Está claro que no escapo en las últimas semanas de esa tela oscura que tapa el rostro de un clérigo en un cuento de Hawthorne. Hasta me compré ayer El velo negro, un libro magnífico de Rick Moody, donde este autor mezcla autobiografía, ficción y ensayo para acercarse a la figura de un tal Moody antepasado suyo, que fue el clérigo en el que se inspiró Hawthorne para su relato. Es memorable, en las primeras páginas, la figura de un personaje que se mueve por el metro de Nueva York, digamos que con la arritmia de la desesperación, y que tiene algo de monstruo suelto por la ciudad: «Aquel tipo no tenía rostro. En vez de una cara, me encontré con una enorme prenda con capucha, una especie de chaqueta para la nieve, probablemente un anorak o un abrigo o algo así, un traje de El séptimo sello, y aquella capucha colgaba sobre su cara, no sólo sobre su frente, de modo que no se advertía rostro alguno.» En realidad, nos dice Moody, no se advertía nada de nada, ni barbilla, ni un trocito de cuello mal afeitado, nada, ninguna cara, sólo la capucha de una especie de color marrón grisáceo y mugriento que se balanceaba de un lado a otro…

¿Era la Muerte? Podía ser que sí, que fuera la Muerte, ese personaje de la Edad Media. ¿Tendría voz? «No seamos ridículos», dice Moody, «la Muerte no tenía intención de viajar en mi vagón. La Muerte no es tan metódica.»

Eran las ocho y cinco de la tarde y yo seguía lidiando con la aparente monotonía del momento hogareño. Después del mensaje de Casas Ros, me había puesto a releer el libro de Rick Moody, cuya exhibición de talento me había dejado fascinado. Sonó el teléfono. En el contestador reconocí la voz de una amiga y descolgué. La amiga y su hija llamaban porque estaban en la tumba de Hermán Melville en Nueva York. Una casualidad sin duda. Imposible no tener en cuenta que Melville le dedicó la novela Moby Dick a su amigo Hawthorne. Pensé que el salón de nuestra vida cotidiana puede ser una gran central de azares. Y de contrastes. Porque si en Barcelona había caído ya la noche, en el cementerio de Woodlawn, en el Bronx, el día era soleado y fresco, con brisa marina. Y si la monotonía del momento era tan sólo aparente se debía a que yo era consciente -de acuerdo con Magris en su prefacio a El infinito viajar- de que precisamente en el espacio doméstico, en el hogar, es donde el viajero empedernido se juega realmente la vida, la capacidad o la incapacidad de amar y construir, de tener y dar felicidad, de crecer con valentía o agazaparse en el miedo. Dicho de otro modo: la casa es el lugar central de nuestro mundo; es el lugar de la pasión más fuerte, en ocasiones devastadora -por la compañera de tus días, por ejemplo-, el lugar de la pasión que nos cala sin miramientos.

La amiga que llamaba preguntó de golpe si quería enviarle un mensaje a Melville. Según cómo se mire, nunca estuvieron mi salón y gabinete tan conectados con la sepultura de Melville como en aquel momento. Por unos segundos (y hay que comprender que todo es verdad: todo lo que las personas han pensado alguna vez es la rigurosa verdad), imaginé a Laura, la hija de mi amiga, junto al capitán Ahab, el inolvidable personaje de Moby Dick. Pero era un capitán sin rostro, aunque con zapatos náuticos, jersey de lana y chaqueta de tweed con parches en los codos, sentado en la tumba del gran Melville.

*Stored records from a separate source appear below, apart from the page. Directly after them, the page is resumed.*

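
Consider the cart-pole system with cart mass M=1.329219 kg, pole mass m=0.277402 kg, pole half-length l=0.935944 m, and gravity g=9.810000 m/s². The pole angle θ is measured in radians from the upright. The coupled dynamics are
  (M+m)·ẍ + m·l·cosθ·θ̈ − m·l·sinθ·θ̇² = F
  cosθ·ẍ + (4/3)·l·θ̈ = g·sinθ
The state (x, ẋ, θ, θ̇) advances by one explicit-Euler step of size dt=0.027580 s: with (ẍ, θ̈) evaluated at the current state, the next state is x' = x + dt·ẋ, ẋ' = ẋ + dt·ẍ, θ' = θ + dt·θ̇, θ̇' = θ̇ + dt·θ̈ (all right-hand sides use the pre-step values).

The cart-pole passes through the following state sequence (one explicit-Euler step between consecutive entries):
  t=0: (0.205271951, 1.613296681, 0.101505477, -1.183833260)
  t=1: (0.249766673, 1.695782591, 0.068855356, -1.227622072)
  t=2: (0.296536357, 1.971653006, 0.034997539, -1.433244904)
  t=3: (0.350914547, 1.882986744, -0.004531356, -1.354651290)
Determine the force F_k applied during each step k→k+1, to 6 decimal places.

step 0→1:
  ẍ = (ẋ'−ẋ)/dt = (1.695782591−1.613296681)/0.027580 = 2.990787
  θ̈ = (θ̇'−θ̇)/dt = (-1.227622072−-1.183833260)/0.027580 = -1.587702
  sinθ=0.101331, cosθ=0.994853
  F = (M+m)·ẍ + m·l·cosθ·θ̈ − m·l·sinθ·θ̇² = 4.805061 + -0.410098 − 0.036871 = 4.358093
step 1→2:
  ẍ = (ẋ'−ẋ)/dt = (1.971653006−1.695782591)/0.027580 = 10.002553
  θ̈ = (θ̇'−θ̇)/dt = (-1.433244904−-1.227622072)/0.027580 = -7.455505
  sinθ=0.068801, cosθ=0.997630
  F = (M+m)·ẍ + m·l·cosθ·θ̈ − m·l·sinθ·θ̇² = 16.070312 + -1.931106 − 0.026921 = 14.112285
step 2→3:
  ẍ = (ẋ'−ẋ)/dt = (1.882986744−1.971653006)/0.027580 = -3.214875
  θ̈ = (θ̇'−θ̇)/dt = (-1.354651290−-1.433244904)/0.027580 = 2.849660
  sinθ=0.034990, cosθ=0.999388
  F = (M+m)·ẍ + m·l·cosθ·θ̈ − m·l·sinθ·θ̇² = -5.165086 + 0.739412 − 0.018662 = -4.444336

F_0 = 4.358093 N
F_1 = 14.112285 N
F_2 = -4.444336 N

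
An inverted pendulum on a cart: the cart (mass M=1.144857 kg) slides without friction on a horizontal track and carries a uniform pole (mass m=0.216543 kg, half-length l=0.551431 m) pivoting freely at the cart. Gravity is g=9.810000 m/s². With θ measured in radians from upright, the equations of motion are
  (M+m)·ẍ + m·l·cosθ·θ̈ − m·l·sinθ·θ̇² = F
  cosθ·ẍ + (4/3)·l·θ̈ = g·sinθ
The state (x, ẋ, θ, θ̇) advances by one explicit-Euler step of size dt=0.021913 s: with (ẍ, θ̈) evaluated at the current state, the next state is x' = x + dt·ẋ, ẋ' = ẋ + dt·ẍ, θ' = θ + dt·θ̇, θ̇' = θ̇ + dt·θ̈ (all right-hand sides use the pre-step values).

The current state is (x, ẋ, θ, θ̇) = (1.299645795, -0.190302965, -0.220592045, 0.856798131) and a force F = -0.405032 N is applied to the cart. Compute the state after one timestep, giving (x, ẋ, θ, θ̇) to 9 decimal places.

(1.295475686, -0.191829225, -0.201817028, 0.794849787)

sinθ=-0.218807360, cosθ=0.975768077
temp = (F + m·l·θ̇²·sinθ)/(M+m) = (-0.405032 + -0.019180250)/1.361400 = -0.311600008
θ̈ = (g·sinθ − cosθ·temp)/(l·(4/3 − m·cos²θ/(M+m))) = -2.827013386
ẍ = temp − m·l·θ̈·cosθ/(M+m) = -0.069650886
Euler: x'=1.299645795+0.021913·-0.190302965=1.295475686, ẋ'=-0.190302965+0.021913·-0.069650886=-0.191829225
       θ'=-0.220592045+0.021913·0.856798131=-0.201817028, θ̇'=0.856798131+0.021913·-2.827013386=0.794849787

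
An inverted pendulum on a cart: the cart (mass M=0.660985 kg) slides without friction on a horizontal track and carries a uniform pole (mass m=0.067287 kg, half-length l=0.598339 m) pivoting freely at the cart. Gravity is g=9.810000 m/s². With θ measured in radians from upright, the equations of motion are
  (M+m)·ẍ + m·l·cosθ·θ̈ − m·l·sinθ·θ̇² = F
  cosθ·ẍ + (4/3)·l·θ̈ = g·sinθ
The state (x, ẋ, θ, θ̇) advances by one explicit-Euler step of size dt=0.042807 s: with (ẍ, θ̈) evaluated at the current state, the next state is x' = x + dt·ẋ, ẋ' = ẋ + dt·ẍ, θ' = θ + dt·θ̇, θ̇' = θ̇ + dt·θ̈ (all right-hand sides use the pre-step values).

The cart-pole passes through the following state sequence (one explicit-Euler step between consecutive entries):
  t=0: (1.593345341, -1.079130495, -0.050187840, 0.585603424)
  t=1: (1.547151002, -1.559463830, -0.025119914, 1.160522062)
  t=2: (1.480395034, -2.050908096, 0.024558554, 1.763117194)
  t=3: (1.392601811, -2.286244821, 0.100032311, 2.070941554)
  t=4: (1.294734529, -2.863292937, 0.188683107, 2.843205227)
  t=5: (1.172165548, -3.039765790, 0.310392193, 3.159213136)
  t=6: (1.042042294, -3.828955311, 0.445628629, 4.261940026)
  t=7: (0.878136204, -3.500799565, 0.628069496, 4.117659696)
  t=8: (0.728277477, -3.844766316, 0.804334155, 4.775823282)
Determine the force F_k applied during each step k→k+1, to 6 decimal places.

step 0→1:
  ẍ = (ẋ'−ẋ)/dt = (-1.559463830−-1.079130495)/0.042807 = -11.220906
  θ̈ = (θ̇'−θ̇)/dt = (1.160522062−0.585603424)/0.042807 = 13.430482
  sinθ=-0.050167, cosθ=0.998741
  F = (M+m)·ẍ + m·l·cosθ·θ̈ − m·l·sinθ·θ̇² = -8.171872 + 0.540036 − -0.000693 = -7.631143
step 1→2:
  ẍ = (ẋ'−ẋ)/dt = (-2.050908096−-1.559463830)/0.042807 = -11.480465
  θ̈ = (θ̇'−θ̇)/dt = (1.763117194−1.160522062)/0.042807 = 14.077023
  sinθ=-0.025117, cosθ=0.999685
  F = (M+m)·ẍ + m·l·cosθ·θ̈ − m·l·sinθ·θ̇² = -8.360901 + 0.566568 − -0.001362 = -7.792971
step 2→3:
  ẍ = (ẋ'−ẋ)/dt = (-2.286244821−-2.050908096)/0.042807 = -5.497622
  θ̈ = (θ̇'−θ̇)/dt = (2.070941554−1.763117194)/0.042807 = 7.190982
  sinθ=0.024556, cosθ=0.999698
  F = (M+m)·ẍ + m·l·cosθ·θ̈ − m·l·sinθ·θ̇² = -4.003765 + 0.289425 − 0.003073 = -3.717413
step 3→4:
  ẍ = (ẋ'−ẋ)/dt = (-2.863292937−-2.286244821)/0.042807 = -13.480228
  θ̈ = (θ̇'−θ̇)/dt = (2.843205227−2.070941554)/0.042807 = 18.040593
  sinθ=0.099866, cosθ=0.995001
  F = (M+m)·ẍ + m·l·cosθ·θ̈ − m·l·sinθ·θ̇² = -9.817273 + 0.722691 − 0.017244 = -9.111825
step 4→5:
  ẍ = (ẋ'−ẋ)/dt = (-3.039765790−-2.863292937)/0.042807 = -4.122523
  θ̈ = (θ̇'−θ̇)/dt = (3.159213136−2.843205227)/0.042807 = 7.382155
  sinθ=0.187566, cosθ=0.982252
  F = (M+m)·ẍ + m·l·cosθ·θ̈ − m·l·sinθ·θ̇² = -3.002318 + 0.291934 − 0.061045 = -2.771429
step 5→6:
  ẍ = (ẋ'−ẋ)/dt = (-3.828955311−-3.039765790)/0.042807 = -18.435992
  θ̈ = (θ̇'−θ̇)/dt = (4.261940026−3.159213136)/0.042807 = 25.760434
  sinθ=0.305432, cosθ=0.952214
  F = (M+m)·ẍ + m·l·cosθ·θ̈ − m·l·sinθ·θ̇² = -13.426417 + 0.987566 − 0.122730 = -12.561581
step 6→7:
  ẍ = (ẋ'−ẋ)/dt = (-3.500799565−-3.828955311)/0.042807 = 7.665937
  θ̈ = (θ̇'−θ̇)/dt = (4.117659696−4.261940026)/0.042807 = -3.370484
  sinθ=0.431025, cosθ=0.902340
  F = (M+m)·ẍ + m·l·cosθ·θ̈ − m·l·sinθ·θ̇² = 5.582887 + -0.122445 − 0.315207 = 5.145235
step 7→8:
  ẍ = (ẋ'−ẋ)/dt = (-3.844766316−-3.500799565)/0.042807 = -8.035292
  θ̈ = (θ̇'−θ̇)/dt = (4.775823282−4.117659696)/0.042807 = 15.375139
  sinθ=0.587584, cosθ=0.809163
  F = (M+m)·ẍ + m·l·cosθ·θ̈ − m·l·sinθ·θ̇² = -5.851878 + 0.500880 − 0.401097 = -5.752095

F_0 = -7.631143 N
F_1 = -7.792971 N
F_2 = -3.717413 N
F_3 = -9.111825 N
F_4 = -2.771429 N
F_5 = -12.561581 N
F_6 = 5.145235 N
F_7 = -5.752095 N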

Me acordé de unos versos de Hart Crane y, como no tenía ningún mensaje que enviar a aquel cementerio del Bronx, recité por teléfono los primeros versos de ese poema que Crane escribió acerca de la tumba de Melville y que me sé de memoria, tal vez porque nunca logré entender palabra de lo que ahí se dice: «Lejos de este arrecife, a veces, bajo la ola / Los dados de los huesos de los muertos / Vio legar un mensaje, al contemplarlos / Batir la orilla, en polvo oscurecidos.»

La tumba es modesta, dijo mi amiga, es la tumba del escritor completamente olvidado que Melville era cuando murió. Y no era una sepultura muy frecuentada, me explicó. Apenas cuatro rosas, tres mensajes anónimos, un retal de bandera americana, dos lágrimas dibujadas por algún espíritu tierno. Aunque fuera tan sólo a través del hilo telefónico, cada vez me sentía más cerca de la tumba y de los dados de unos huesos en polvo oscurecidos. Me despedí de mi amiga y de su hija. Y vi que el capitán Ahab sin rostro, desaparecidas las fronteras entre la vida y la muerte, se quedaba oscilando en el océano, a medio camino entre el salón de casa y la suave corriente del Bronx.